Comment bien préparer sa comptabilité avant un contrôle fiscal ?
Personne n’est vraiment serein en recevant un courrier des impôts annonçant un contrôle fiscal. Même quand on pense avoir bien fait les choses, le stress monte rapidement. Ai-je tout bien déclaré ? Mes justificatifs sont-ils complets ? Vais-je être sanctionné pour une simple erreur ? C’est un moment un peu stressant, c’est vrai. Mais ce n’est pas une fatalité. Avec un peu d’organisation et les bons réflexes, on peut vraiment limiter les complications et montrer à l’administration qu’on est au clair dans sa comptabilité.
Vérifier la cohérence de vos documents comptables
La première chose à faire est de vous assurer que votre comptabilité est à jour, complète et cohérente. Les contrôleurs vont examiner vos journaux de ventes, d’achats, de banque, vos immobilisations, vos déclarations de TVA, de résultats, vos fiches de paie et vos liasses fiscales. Il ne doit pas y avoir de décalage entre ce que vous avez déclaré et les pièces justificatives.
Cela implique de :
- Classer toutes vos pièces comptables par exercice et par type (factures d’achat, de vente, relevés bancaires…).
- Contrôler que chaque écriture comptable est justifiée.
- Vérifier les soldes de TVA, les charges sociales, les amortissements.
- Identifier d’éventuelles anomalies ou incohérences à corriger en amont.
Selon ce cabinet comptable Pontault-Combault, c’est aussi le bon moment pour faire appel à un professionnel. Si vous ne travaillez pas déjà avec un expert-comptable, contactez-le rapidement pour qu’il vous accompagne dans la préparation du contrôle. Certains cabinets proposent un accompagnement spécifique à ce type de situation et interviennent en soutien dès l’envoi de l’avis de vérification.
Rassembler les justificatifs et les mettre à disposition
Un contrôle fiscal porte autant sur les chiffres que sur les justificatifs. Le fisc peut vous demander n’importe quel document qui prouve la réalité d’une opération : facture, bon de commande, relevé bancaire, preuve de règlement, contrat, courrier commercial, etc.
Plus ces documents sont bien rangés, plus le contrôle sera fluide. Le mieux est de préparer un dossier par année contrôlée, en y intégrant tous les éléments classés de manière logique. Un accès informatique peut également être mis en place si vous utilisez un logiciel de comptabilité en ligne.
Pour les dépenses mixtes (par exemple, un véhicule utilisé à la fois pour l’activité professionnelle et personnelle), pensez à préparer une justification claire du prorata retenu.
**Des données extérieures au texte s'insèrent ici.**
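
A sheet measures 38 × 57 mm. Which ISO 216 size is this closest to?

C9 (40 × 57 mm)

Aspect ratio 57/38 ≈ 1.500 (ISO target is √2 ≈ 1.414).
In the C-series (envelope sizes, between A and B): C9 = 40 × 57 mm.
Off by 2 mm total — nearest standard size.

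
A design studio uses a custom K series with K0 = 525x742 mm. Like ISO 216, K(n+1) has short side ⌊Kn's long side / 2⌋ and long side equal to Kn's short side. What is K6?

65 × 92 mm

K1: ⌊742/2⌋ × 525 = 371 × 525 mm
K2: ⌊525/2⌋ × 371 = 262 × 371 mm
K3: ⌊371/2⌋ × 262 = 185 × 262 mm
K4: ⌊262/2⌋ × 185 = 131 × 185 mm
K5: ⌊185/2⌋ × 131 = 92 × 131 mm
K6: ⌊131/2⌋ × 92 = 65 × 92 mm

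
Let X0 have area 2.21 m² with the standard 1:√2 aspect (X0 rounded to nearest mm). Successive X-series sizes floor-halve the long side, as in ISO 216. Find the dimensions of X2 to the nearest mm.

Let X0's short side be w mm. w · w√2 = 2.21 m² = 2,210,000 mm², so w ≈ 1250.1 mm and w√2 ≈ 1767.9 mm → X0 = 1250 × 1768 mm.
X1: ⌊1768/2⌋ × 1250 = 884 × 1250 mm
X2: ⌊1250/2⌋ × 884 = 625 × 884 mm

625 × 884 mm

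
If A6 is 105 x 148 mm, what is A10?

A7: ⌊148/2⌋ × 105 = 74 × 105 mm
A8: ⌊105/2⌋ × 74 = 52 × 74 mm
A9: ⌊74/2⌋ × 52 = 37 × 52 mm
A10: ⌊52/2⌋ × 37 = 26 × 37 mm

26 × 37 mm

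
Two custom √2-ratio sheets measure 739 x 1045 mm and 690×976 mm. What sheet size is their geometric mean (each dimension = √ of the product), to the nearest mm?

Short side: √(739 · 690) = √509910 ≈ 714.1 → 714 mm
Long side: √(1045 · 976) = √1019920 ≈ 1009.9 → 1010 mm

714 × 1010 mm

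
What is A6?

A0 = 841 × 1189 mm (A0 has area 1 m², aspect 1:√2).
A1: ⌊1189/2⌋ × 841 = 594 × 841 mm
A2: ⌊841/2⌋ × 594 = 420 × 594 mm
A3: ⌊594/2⌋ × 420 = 297 × 420 mm
A4: ⌊420/2⌋ × 297 = 210 × 297 mm
A5: ⌊297/2⌋ × 210 = 148 × 210 mm
A6: ⌊210/2⌋ × 148 = 105 × 148 mm

105 × 148 mm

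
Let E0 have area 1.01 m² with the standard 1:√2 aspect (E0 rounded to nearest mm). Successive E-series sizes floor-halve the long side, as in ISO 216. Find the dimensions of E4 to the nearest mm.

Let E0's short side be w mm. w · w√2 = 1.01 m² = 1,010,000 mm², so w ≈ 845.1 mm and w√2 ≈ 1195.1 mm → E0 = 845 × 1195 mm.
E1: ⌊1195/2⌋ × 845 = 597 × 845 mm
E2: ⌊845/2⌋ × 597 = 422 × 597 mm
E3: ⌊597/2⌋ × 422 = 298 × 422 mm
E4: ⌊422/2⌋ × 298 = 211 × 298 mm

211 × 298 mm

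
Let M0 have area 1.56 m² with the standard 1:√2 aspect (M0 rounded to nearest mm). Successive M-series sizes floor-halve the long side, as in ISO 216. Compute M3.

Let M0's short side be w mm. w · w√2 = 1.56 m² = 1,560,000 mm², so w ≈ 1050.3 mm and w√2 ≈ 1485.3 mm → M0 = 1050 × 1485 mm.
M1: ⌊1485/2⌋ × 1050 = 742 × 1050 mm
M2: ⌊1050/2⌋ × 742 = 525 × 742 mm
M3: ⌊742/2⌋ × 525 = 371 × 525 mm

371 × 525 mm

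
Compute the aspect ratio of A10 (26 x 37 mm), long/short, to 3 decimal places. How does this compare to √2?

37 / 26 = 1.423
ISO 216 targets √2 ≈ 1.414; the +0.009 deviation is from mm rounding.

1.423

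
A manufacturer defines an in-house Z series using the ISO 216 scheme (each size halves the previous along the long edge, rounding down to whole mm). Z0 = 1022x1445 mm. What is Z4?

Z1 = 722 × 1022 mm (from Z0 by 1 halving).
Z2: ⌊1022/2⌋ × 722 = 511 × 722 mm
Z3: ⌊722/2⌋ × 511 = 361 × 511 mm
Z4: ⌊511/2⌋ × 361 = 255 × 361 mm

255 × 361 mm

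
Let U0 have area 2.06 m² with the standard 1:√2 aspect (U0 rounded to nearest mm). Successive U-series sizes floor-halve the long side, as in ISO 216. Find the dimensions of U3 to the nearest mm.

Let U0's short side be w mm. w · w√2 = 2.06 m² = 2,060,000 mm², so w ≈ 1206.9 mm and w√2 ≈ 1706.8 mm → U0 = 1207 × 1707 mm.
U1: ⌊1707/2⌋ × 1207 = 853 × 1207 mm
U2: ⌊1207/2⌋ × 853 = 603 × 853 mm
U3: ⌊853/2⌋ × 603 = 426 × 603 mm

426 × 603 mm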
De même, évitez les frais non justifiés ou trop élevés par rapport à votre activité, qui pourraient être requalifiés en avantage en nature ou en revenus distribués.
Se préparer aux questions du contrôleur
Durant le contrôle, l’inspecteur peut vous poser des questions sur la nature de certaines opérations, sur vos clients, fournisseurs, méthodes de facturation, conditions de règlement, etc. Il est donc utile de bien connaître votre propre comptabilité pour répondre avec clarté.
Si vous êtes plusieurs à gérer l’administratif dans l’entreprise, désignez une seule personne pour échanger avec le contrôleur. Cela évite les réponses contradictoires et les incompréhensions.
Une attitude ouverte, professionnelle et transparente est toujours préférable. Refuser de collaborer ou fournir des réponses évasives ne fait qu’allonger le contrôle et renforcer la suspicion.
Prévoir les suites du contrôle
Une fois le contrôle terminé, plusieurs cas de figure sont possibles :
- Aucun redressement : tout est conforme.
- Des observations mineures, à corriger dans les déclarations à venir.
- Un redressement avec propositions de rectification, souvent accompagné d’intérêts de retard et parfois de pénalités.
Pour gérer au mieux les suites, il est fortement recommandé d’être accompagné par un professionnel du chiffre ou un avocat fiscaliste si le redressement est important. Vous avez des droits, notamment celui de répondre à la notification de redressement dans un certain délai, ou de demander une transaction.